AF speed and accuracy is a two-sided coin. The lens only responds to instructions from the camera, but the camera can only be as good as the image it receives from the lens. The Tamron's AF mechanism is actually pretty fast, no problem there.
The Tamron's difficulty, and the similar-spec Sigma 150-600 Sport, is the maximum aperture at 600mm is f/6.3. That is above the f/5.6 ceiling of most cameras. Note that Canon does not produce a lens with a max aperture higher than f/5.6 and if you go above that with an extender etc, the AF switches out, so lenses that run at f/6.3 have to fool the AF system into continuing to function. Only the 7D2, 5D3 and 1DX will AF up to f/8, but speed/accuracy is still compromised by the physically smaller aperture. It's the actual diameter of the aperture hole that's critical with phase-detect AF.

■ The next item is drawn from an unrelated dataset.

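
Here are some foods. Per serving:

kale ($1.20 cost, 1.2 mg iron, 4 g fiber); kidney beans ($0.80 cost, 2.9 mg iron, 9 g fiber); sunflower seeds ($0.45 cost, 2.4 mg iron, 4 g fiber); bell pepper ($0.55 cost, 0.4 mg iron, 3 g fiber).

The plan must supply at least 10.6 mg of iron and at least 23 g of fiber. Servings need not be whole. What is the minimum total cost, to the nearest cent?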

So at f/6.3 the lens is already fighting with one hand behind its back. If you then add into the equation a camera with less good AF, with less than optimum AF set-up, poor light and lack of a good contrasty target, plus an inexperienced long lens user (big lenses are not easy to get the best from) then you end up with stories about poor AF performance. Do the opposite - good camera, optimum AF set-up, centre-point AF accurately nailed to a nice contrasty area of the subject by someone who's had a bit of practise, and you get reports of very good AF performance.
Back to the Canon 100-400 Mk2 - that will always score a higher hit rate, particularly with less experienced long lens users. It's a top quality lens, much higher priced, it's f/5.6 at 400mm, and with only two-thirds the focal length of the Tamron and a lot less weight, and far easier to use.